On 03/28/2010 02:49 PM, Sam Sharpe wrote:
On 28 March 2010 20:26, agraham agraham@g-b.net wrote:
On 28/03/10 09:29, Rajanish Kumar wrote:
Hi! I have already installed Fedora 12 .I have given root password...and finally added a user name "rajanish" .I am log in through "rajanish"but i have not accessing throgh root...I want to log in through root because i want to learn administrative property. please help me to guide log in through root..
At the login prompt (or your graphical login program - gdm, kdm etc) use the username "root" and password that you set when installing Fedora.
Nice idea, but it won't work unless you enable it: http://linuxers.org/quick-tips/fedora-12-enable-root-login-gui
Please ignore all those that present horror stories and FUD about root, you have to learn somehow and the best way is to mess around as root.
I disagree and I am a professional Linux sysadmin. I never login as root.
Unlike a normal user, your path with will include /sbin so you won't need to prepend root commands with a path e.g. /sbin/ifconfig.

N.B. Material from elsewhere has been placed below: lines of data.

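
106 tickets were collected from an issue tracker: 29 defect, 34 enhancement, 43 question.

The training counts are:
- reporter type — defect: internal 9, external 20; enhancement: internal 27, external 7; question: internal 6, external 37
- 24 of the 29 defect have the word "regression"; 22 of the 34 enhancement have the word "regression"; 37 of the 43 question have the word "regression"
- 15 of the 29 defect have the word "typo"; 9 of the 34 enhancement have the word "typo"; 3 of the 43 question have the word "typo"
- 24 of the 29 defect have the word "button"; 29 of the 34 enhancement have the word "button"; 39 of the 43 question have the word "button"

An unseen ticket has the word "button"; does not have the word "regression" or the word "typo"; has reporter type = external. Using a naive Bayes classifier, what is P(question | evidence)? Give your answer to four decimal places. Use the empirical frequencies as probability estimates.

0.5981

defect: (29/106) × (20/29) × (5/29) × (14/29) × (24/29) ≈ 0.0129969
enhancement: (34/106) × (7/34) × (12/34) × (25/34) × (29/34) ≈ 0.0146176
question: (43/106) × (37/43) × (6/43) × (40/43) × (39/43) ≈ 0.0410929
P(question | x) = 0.0410929 / 0.0687074 ≈ 0.5981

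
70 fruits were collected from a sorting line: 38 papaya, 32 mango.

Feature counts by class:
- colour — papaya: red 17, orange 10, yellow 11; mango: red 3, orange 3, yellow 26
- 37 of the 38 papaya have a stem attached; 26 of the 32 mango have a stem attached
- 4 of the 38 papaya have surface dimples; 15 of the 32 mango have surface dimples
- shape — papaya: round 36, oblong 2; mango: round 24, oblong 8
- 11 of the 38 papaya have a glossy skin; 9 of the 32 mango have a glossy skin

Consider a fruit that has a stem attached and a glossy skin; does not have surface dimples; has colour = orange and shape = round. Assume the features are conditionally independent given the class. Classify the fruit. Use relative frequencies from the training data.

papaya: (38/70) × (10/38) × (37/38) × (34/38) × (36/38) × (11/38) ≈ 0.0341306
mango: (32/70) × (3/32) × (26/32) × (17/32) × (24/32) × (9/32) ≈ 0.00390211
Highest score → papaya.

papaya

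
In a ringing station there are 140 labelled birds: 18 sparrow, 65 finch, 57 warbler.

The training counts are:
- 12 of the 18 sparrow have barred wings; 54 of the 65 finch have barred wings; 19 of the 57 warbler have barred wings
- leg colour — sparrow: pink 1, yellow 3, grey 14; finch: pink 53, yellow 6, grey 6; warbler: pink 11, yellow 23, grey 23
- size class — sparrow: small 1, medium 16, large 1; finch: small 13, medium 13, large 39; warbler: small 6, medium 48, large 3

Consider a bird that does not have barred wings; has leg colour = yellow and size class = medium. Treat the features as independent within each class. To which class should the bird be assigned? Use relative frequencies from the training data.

sparrow: (18/140) × (6/18) × (3/18) × (16/18) ≈ 0.00634921
finch: (65/140) × (11/65) × (6/65) × (13/65) ≈ 0.00145055
warbler: (57/140) × (38/57) × (23/57) × (48/57) ≈ 0.0922306
Highest score → warbler.

warbler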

You can add /sbin and /usr/sbin to your normal path if this is a problem for you. I do this and then I login as a normal user and use "sudo" or "su -c" to prefix any commands I want to run as root.

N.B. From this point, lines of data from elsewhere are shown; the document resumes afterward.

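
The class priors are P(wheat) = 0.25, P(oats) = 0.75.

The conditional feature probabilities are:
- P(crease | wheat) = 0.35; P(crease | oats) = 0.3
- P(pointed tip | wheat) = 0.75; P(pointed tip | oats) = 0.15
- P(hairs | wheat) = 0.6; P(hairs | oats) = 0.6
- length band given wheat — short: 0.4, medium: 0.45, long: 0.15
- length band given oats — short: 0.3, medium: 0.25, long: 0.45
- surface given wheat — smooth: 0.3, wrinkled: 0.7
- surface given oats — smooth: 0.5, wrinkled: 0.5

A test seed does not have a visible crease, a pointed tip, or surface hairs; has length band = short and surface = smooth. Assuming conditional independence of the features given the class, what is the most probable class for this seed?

wheat: 0.25 × (1−0.35) × (1−0.75) × (1−0.6) × 0.4 × 0.3 = 0.00195
oats: 0.75 × (1−0.3) × (1−0.15) × (1−0.6) × 0.3 × 0.5 = 0.026775
Highest score → oats.

oats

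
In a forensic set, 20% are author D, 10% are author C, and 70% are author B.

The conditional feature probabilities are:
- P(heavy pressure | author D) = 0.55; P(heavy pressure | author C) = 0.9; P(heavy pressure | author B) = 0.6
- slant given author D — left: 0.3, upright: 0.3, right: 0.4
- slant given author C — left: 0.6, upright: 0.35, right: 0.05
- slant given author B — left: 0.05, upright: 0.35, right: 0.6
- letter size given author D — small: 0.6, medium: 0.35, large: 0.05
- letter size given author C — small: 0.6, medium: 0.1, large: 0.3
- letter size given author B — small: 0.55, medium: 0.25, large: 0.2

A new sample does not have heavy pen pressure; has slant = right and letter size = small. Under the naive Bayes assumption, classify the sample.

author D: 0.2 × (1−0.55) × 0.4 × 0.6 = 0.0216
author C: 0.1 × (1−0.9) × 0.05 × 0.6 = 0.0003
author B: 0.7 × (1−0.6) × 0.6 × 0.55 = 0.0924
Highest score → author B.

author B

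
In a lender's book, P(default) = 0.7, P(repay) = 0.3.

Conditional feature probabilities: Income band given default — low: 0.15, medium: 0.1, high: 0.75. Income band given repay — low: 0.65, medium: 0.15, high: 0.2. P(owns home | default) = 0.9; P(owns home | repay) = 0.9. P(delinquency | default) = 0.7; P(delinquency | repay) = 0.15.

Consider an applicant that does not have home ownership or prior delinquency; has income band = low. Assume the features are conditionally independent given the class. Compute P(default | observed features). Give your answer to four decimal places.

default: 0.7 × 0.15 × (1−0.9) × (1−0.7) = 0.00315
repay: 0.3 × 0.65 × (1−0.9) × (1−0.15) = 0.016575
P(default | x) = 0.00315 / 0.019725 ≈ 0.1597

0.1597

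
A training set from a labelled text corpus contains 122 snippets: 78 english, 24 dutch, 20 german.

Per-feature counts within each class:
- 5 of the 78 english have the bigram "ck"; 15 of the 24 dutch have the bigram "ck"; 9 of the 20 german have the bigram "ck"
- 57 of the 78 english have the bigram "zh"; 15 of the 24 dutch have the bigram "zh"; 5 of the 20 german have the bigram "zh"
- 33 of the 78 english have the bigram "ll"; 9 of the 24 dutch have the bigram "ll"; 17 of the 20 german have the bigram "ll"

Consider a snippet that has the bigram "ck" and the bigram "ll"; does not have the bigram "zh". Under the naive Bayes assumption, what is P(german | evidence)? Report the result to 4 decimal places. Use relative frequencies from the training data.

0.6817

english: (78/122) × (5/78) × (21/78) × (33/78) ≈ 0.00466825
dutch: (24/122) × (15/24) × (9/24) × (9/24) ≈ 0.01729
german: (20/122) × (9/20) × (15/20) × (17/20) ≈ 0.0470287
P(german | x) = 0.0470287 / 0.06898695 ≈ 0.6817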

And if you happen to do something like "rm -rf /", just re-install and start-over, I'm sure you'll learn from your mistakes like we all did.
No comment ;o)
-- Sam
rm -rf / doesn't just happen on Linux...one of my coworkers did rm -rf * on Solaris...he thought he was one place, but he was at /
You should have heard his language. On second thought...no you shouldn't.